Welcome to the alternate world where the things are looking up as usual! What? You didn’t think that’s possible? Well, TBH we thought so too! Until we bumped into the grocery micro-delivery industry figures:
The co-bosses of the segment, BigBasket and Grofers have witnessed a 3-5x rise in the number of orders while the average order value has also gone up by 25%.
The setback: Both E-Grocers are currently operating at only 60-70% capacity because of lack of availability of workers and insufficient supplies. Grofers is seeing as much as 12-13 lakh active users per day, despite having no delivery slots.
Desperate times call for desperate measures: To deal with the situation, the grocers have started delivering in cabs. They’re actively hiring gig workers and also roping in idle staff from restaurants. While BigBasket has partnered with NRAI and Retail Association of India to offer jobs to those laid off due to the lockdown, Grofers has begun giving on ground staff their share of essential goods at the end of the day apart from regular pay, providing them enhanced incentive to stay back.
To deal with the supply-blues, the players have reversed the conventional supply chain by sending their own fleet of trucks to distributor warehouses.
For a fast response to fix capacity constraints, Big Basket has acquired Milk-delivery firm DailyNinja at ₹48 crores.
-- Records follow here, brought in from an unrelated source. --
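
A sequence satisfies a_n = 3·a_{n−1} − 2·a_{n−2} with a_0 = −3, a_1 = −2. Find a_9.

508

With companion matrix B = [[3, −2], [1, 0]], [a_n, a_{n−1}]ᵀ = B·[a_{n−1}, a_{n−2}]ᵀ, so [a_9, a_8]ᵀ = B⁸·[a_1, a_0]ᵀ.
B⁸ = [[511, −510], [255, −254]], giving [a_9, a_8]ᵀ = [[508], [252]].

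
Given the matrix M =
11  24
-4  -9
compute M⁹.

[[59051, 118104], [-19684, -39369]]

tr M = 2 and det M = -3, so the characteristic polynomial is λ² − (2)λ + (-3) with roots 3 and -1.
Eigenvectors give P = [[-3, -2], [1, 1]] with P⁻¹ = [[-1, -2], [1, 3]], and M = P·diag(3, -1)·P⁻¹.
Then M⁹ = P·diag(19683, -1)·P⁻¹ = [[-59049, 2], [19683, -1]] · [[-1, -2], [1, 3]] = [[59051, 118104], [-19684, -39369]].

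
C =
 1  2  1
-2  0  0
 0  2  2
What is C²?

[[-3, 4, 3], [-2, -4, -2], [-4, 4, 4]]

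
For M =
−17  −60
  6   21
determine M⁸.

[[−59039, −196800], [19680, 65601]]

tr M = 4 and det M = 3, so the characteristic polynomial is λ² − (4)λ + (3) with roots 3 and 1.
Eigenvectors give P = [[−3, −10], [1, 3]] with P⁻¹ = [[3, 10], [−1, −3]], and M = P·diag(3, 1)·P⁻¹.
Then M⁸ = P·diag(6561, 1)·P⁻¹ = [[−19683, −10], [6561, 3]] · [[3, 10], [−1, −3]] = [[−59039, −196800], [19680, 65601]].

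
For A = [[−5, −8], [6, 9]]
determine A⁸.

[[−19679, −26240], [19680, 26241]]

tr A = 4 and det A = 3, so the characteristic polynomial is λ² − (4)λ + (3) with roots 3 and 1.
Eigenvectors give P = [[−1, 4], [1, −3]] with P⁻¹ = [[3, 4], [1, 1]], and A = P·diag(3, 1)·P⁻¹.
Then A⁸ = P·diag(6561, 1)·P⁻¹ = [[−6561, 4], [6561, −3]] · [[3, 4], [1, 1]] = [[−19679, −26240], [19680, 26241]].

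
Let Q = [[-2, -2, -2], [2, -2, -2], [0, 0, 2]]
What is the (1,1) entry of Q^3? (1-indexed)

Q^2 = [[0, 8, 4], [-8, 0, -4], [0, 0, 4]]
Q^3 = [[16, -16, -8], [16, 16, 8], [0, 0, 8]]

16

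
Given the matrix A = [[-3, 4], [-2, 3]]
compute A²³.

[[-3, 4], [-2, 3]]

A² = I (check: tr A = 0 and det A = -1), so A²³ = A since 23 is odd.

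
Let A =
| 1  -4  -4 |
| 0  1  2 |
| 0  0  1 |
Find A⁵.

A = I + N where N = [[0, -4, -4], [0, 0, 2], [0, 0, 0]] is strictly upper-triangular, so N³ = 0.
(I + N)⁵ = I + 5·N + 10·N² = [[1, -20, -100], [0, 1, 10], [0, 0, 1]].

[[1, -20, -100], [0, 1, 10], [0, 0, 1]]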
It has also raised as much as $50 million from the Chinese giant Alibaba, as an emergency funding.
In a perfectly timed interview of Grofers’ CEO Albinder Dhindsa with ET, he took us through their internal strategies to deal with the crisis:
In the first 2 weeks of March, their main task was to prevent hoarders from cornering supplies to sell on the black market (like setting a ceiling limit on how much one can buy at once);
Post that, managing systems, implementing rigorous safety measures (like stopping warehouses after every 3 hours for cleaning) and devising strategies to help scale up to meet surging demands became the key objective;
It seems that the CEO only came out to appeal ‘Avengers, Assemble!’ Because now we’re seeing a surge of e-commerce startups cropping up from all segments, quickly diversifying into the grocery cum essentials delivery segment:
Paytm, Meesho, Shopclues and Zomato have launched delivery of grocery/essentials.
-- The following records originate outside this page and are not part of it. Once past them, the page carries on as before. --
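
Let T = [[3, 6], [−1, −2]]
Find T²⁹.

T² = T (a projection; rank 1, trace 1), so T²⁹ = T.

[[3, 6], [−1, −2]]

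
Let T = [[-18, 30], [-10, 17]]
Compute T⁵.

[[-1068, 1650], [-550, 857]]

tr T = -1 and det T = -6, so the characteristic polynomial is λ² − (-1)λ + (-6) with roots 2 and -3.
Eigenvectors give P = [[-3, 2], [-2, 1]] with P⁻¹ = [[1, -2], [2, -3]], and T = P·diag(2, -3)·P⁻¹.
Then T⁵ = P·diag(32, -243)·P⁻¹ = [[-96, -486], [-64, -243]] · [[1, -2], [2, -3]] = [[-1068, 1650], [-550, 857]].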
Flipkart, Amazon, Swiggy had already entered the segment and are now pursuing it more actively than ever.
Real estate platform NoBroker has now partnered with ecommerce delivery platform BigBasket through which, NoBroker’s customers can now place their grocery orders on the NoBrokerHood co-living app who gets it delivered through BigBasket.
Grocery delivery startup Milkbasket has launched a grocery helpline number for senior citizens in Noida, Gurugram, Bengaluru and Hyderabad, providing deliveries of groceries and other daily essentials for those who don’t have a smartphone.
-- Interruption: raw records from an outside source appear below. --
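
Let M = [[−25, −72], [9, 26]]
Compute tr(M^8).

257

tr M = 1 and det M = −2, so the characteristic polynomial is λ² − (1)λ + (−2) with roots −1 and 2.
Eigenvectors give P = [[−3, 8], [1, −3]] with P⁻¹ = [[−3, −8], [−1, −3]], and M = P·diag(−1, 2)·P⁻¹.
Then M^8 = P·diag(1, 256)·P⁻¹ = [[−3, 2048], [1, −768]] · [[−3, −8], [−1, −3]] = [[−2039, −6120], [765, 2296]].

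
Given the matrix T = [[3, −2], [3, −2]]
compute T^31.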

We acknowledge the good business being done by these startups, providing the much-needed extra hands to the e-grofers. We’re sure that deep inside, even Grofers and BigBasket are thankful that the avengers are here because saying no to customers can do much more harm than good. However, when the clouds finally clear out, the customers will definitely be left with more options. While some e-coms will recoil from the venture due to unfeasibility, others will foresee economic rents by exploiting their existing superpowers (value chains). And that’s when we believe they’ll be headed for an ‘infinity war’.